After applying this fix:
diff --git a/lib/ssh/src/ssh_connection.erl b/lib/ssh/src/ssh_connection.erl
index 12ccc66..90fb46f 100644
--- a/lib/ssh/src/ssh_connection.erl
+++ b/lib/ssh/src/ssh_connection.erl
@@ -1025,15 +1025,18 @@ handle_msg(#ssh_msg_channel_request{recipient_channel = ChannelId,
?BOOLEAN(_Core),
?DEC_BIN(Err, _ErrLen),
?DEC_BIN(Lang, _LangLen)>> = Data,
- Channel = ssh_client_channel:cache_lookup(Cache, ChannelId),
- RemoteId = Channel#channel.remote_id,
- {Reply, Connection} = reply_msg(Channel, Connection0,
- {exit_signal, ChannelId,
- binary_to_list(SigName),
- binary_to_list(Err),
- binary_to_list(Lang)}),
- CloseMsg = channel_close_msg(RemoteId),
- {[{connection_reply, CloseMsg}|Reply], Connection};
+ case ssh_client_channel:cache_lookup(Cache, ChannelId) of
+ #channel{remote_id = RemoteId} = Channel ->
+ {Reply, Connection} = reply_msg(Channel, Connection0,
+ {exit_signal, ChannelId,
+ binary_to_list(SigName),
+ binary_to_list(Err),
+ binary_to_list(Lang)}),
+ CloseMsg = channel_close_msg(RemoteId),
+ {[{connection_reply, CloseMsg}|Reply], Connection};
+ _ ->
+ {[], Connection0}
+ end;
My long running request runs uninterrupted until its successful completion (as expected).

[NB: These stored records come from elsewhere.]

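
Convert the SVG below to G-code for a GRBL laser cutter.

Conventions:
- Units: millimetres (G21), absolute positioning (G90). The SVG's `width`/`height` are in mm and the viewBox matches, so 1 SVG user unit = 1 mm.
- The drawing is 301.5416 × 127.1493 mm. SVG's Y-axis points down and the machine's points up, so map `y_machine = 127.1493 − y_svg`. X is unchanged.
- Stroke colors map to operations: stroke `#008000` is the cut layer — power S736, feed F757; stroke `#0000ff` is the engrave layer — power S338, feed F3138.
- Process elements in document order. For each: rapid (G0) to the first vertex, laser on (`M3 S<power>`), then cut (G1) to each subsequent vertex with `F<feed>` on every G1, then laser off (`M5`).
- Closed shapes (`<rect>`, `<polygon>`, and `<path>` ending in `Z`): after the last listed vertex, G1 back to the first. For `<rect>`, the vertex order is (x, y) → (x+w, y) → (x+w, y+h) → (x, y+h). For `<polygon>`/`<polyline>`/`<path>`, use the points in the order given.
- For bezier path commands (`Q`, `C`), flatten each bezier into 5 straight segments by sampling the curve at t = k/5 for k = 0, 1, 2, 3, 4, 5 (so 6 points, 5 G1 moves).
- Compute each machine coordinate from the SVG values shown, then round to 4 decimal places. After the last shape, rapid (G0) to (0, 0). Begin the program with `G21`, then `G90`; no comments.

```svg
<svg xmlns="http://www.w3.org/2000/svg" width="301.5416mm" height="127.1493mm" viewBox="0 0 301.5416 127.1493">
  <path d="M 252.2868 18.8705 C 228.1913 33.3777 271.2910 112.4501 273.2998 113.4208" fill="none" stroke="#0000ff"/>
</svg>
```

1 u = 1 mm; y_m = 127.1493 − y.

[1] `<path>` cubic bezier, #0000ff→engrave S338 F3138: (252.2868,108.2788) → (245.0266,92.9680) → (248.6956,69.0095) → (258.0959,43.2515) → (268.0299,22.5418) → (273.2998,13.7285)

G21
G90
G0 X252.2868 Y108.2788
M3 S338
G1 X245.0266 Y92.9680 F3138
G1 X248.6956 Y69.0095 F3138
G1 X258.0959 Y43.2515 F3138
G1 X268.0299 Y22.5418 F3138
G1 X273.2998 Y13.7285 F3138
M5
G0 X0.0000 Y0.0000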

I guess there is some race condition in your case emptying cache earlier. Can you provide a bit more of dbg out to illustrate better what happens before the error?
What are the conditions when this error happens? Is it 100% reproducible?
Thanks for code change proposal, we will test it now.
Well, it isn't easy to reproduce. I've got a reproduction setup involving customer data but that only reproduce the problem when running in a Docker container (running Ubuntu 22.04) on my local Linux machine (also running Ubuntu 22.04). But when running straight on my local Linux machine, I can't reproduce it. Note that in my Docker container the fault occurs 100%, i.e always.
I tried to write a minimal example, without using our product at all, see: https://github.com/etnt/erl-ssh-channels ,but that did not reproduce the problem.
I've introduced my patch in our three forked OTP repos; we are using our own forks of OTP-22/25/27. And it passes all our, quite extensive, product tests.
I can try and produce the full output from running ssh_dbg:on() but if that contain (hints) of customer data I can't attach it here.
Thanks for providing more details, I think it is enough. I was just curious because it looked like a race condition and a situation when channel is closed and removed from cache earlier.
related PR is merged. fix will be released in next emergency patches for supported versions. thanks for the report!